Menurut Stern, mungkin lebih mudah baginya untuk tetap tinggal di rumah daripada bepergian sendiri. Itu karena tidak terpenuhinya desain arsitektur sederhana sehari-hari, mulai dari kurangnya trotoar dan penyeberangan pejalan kaki, hingga tidak adanya sinyal penyeberangan otomatis bagi penyandang disabilitas.
Baca Juga
Untuk menemukan cara yang lebih baik dalam merancang sinyal dan penyeberangan dari perspektif tunanetra, para insinyur melakukan hal ini.
Advertisement
Dilansir dari KCBD, para insinyur lalu lintas yang merancang penyeberangan dan sinyal pejalan kaki berjalan melintasi University Avenue and Glenna Goodacre Boulevard, dua persimpangan tersibuk di Lubbock, dengan kedua mata tertutup.
Mereka menghadapi tantangan yang mungkin belum pernah mereka pertimbangkan sebelumnya.

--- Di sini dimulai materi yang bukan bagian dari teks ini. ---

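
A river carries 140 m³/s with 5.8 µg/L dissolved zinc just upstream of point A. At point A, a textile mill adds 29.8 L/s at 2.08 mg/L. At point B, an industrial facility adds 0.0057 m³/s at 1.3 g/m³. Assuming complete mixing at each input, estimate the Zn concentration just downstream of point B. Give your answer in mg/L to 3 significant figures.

0.00629 mg/L

5.8 µg/L = 0.0058 mg/L.
29.8 L/s = 0.0298 m³/s.
After input A: C = (140·0.0058 + 0.0298·2.08) / 140 = 0.006241 mg/L.
After input B: C = (140·0.006241 + 0.0057·1.3) / 140 = 0.006294 mg/L.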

“Itu seperti tebak-tebakan, apakah aman? Keluar saja dan berharap yang terbaik,” kata Manajer Proyek Insinyur John Denholm.
"Anda tidak tahu di mana trotoar itu, Anda tidak tahu di mana lalu lintasnya," tambah Denholm.
"Saya merasa seperti melintas ke satu sisi atau sisi lain tanpa menyadarinya," kata Insinyur Lalu Lintas Gary Shatz.
Kendala Desain Arsitektur
Dan kemudian mereka menyadari ada kendala desain arsitektur.
"Sistem tombol tekan, hanya ada satu atau dua yang memberi tahu Anda kapan Anda bisa menyeberang," kata Denholm.
“Kami berjalan dan mencoba menggunakan trotoar yang mungkin bukan desain terbaik.” kata Shatz.
Semua untuk membantu memfasilitasi desain jalan dan persimpangan agar lebih mudah diakses dan aman bagi semua orang.
“Tanggung jawab saya adalah membantu orang melakukan perjalanan dari pintu mereka ke dunia dengan aman dan efisien,” kata Shatz.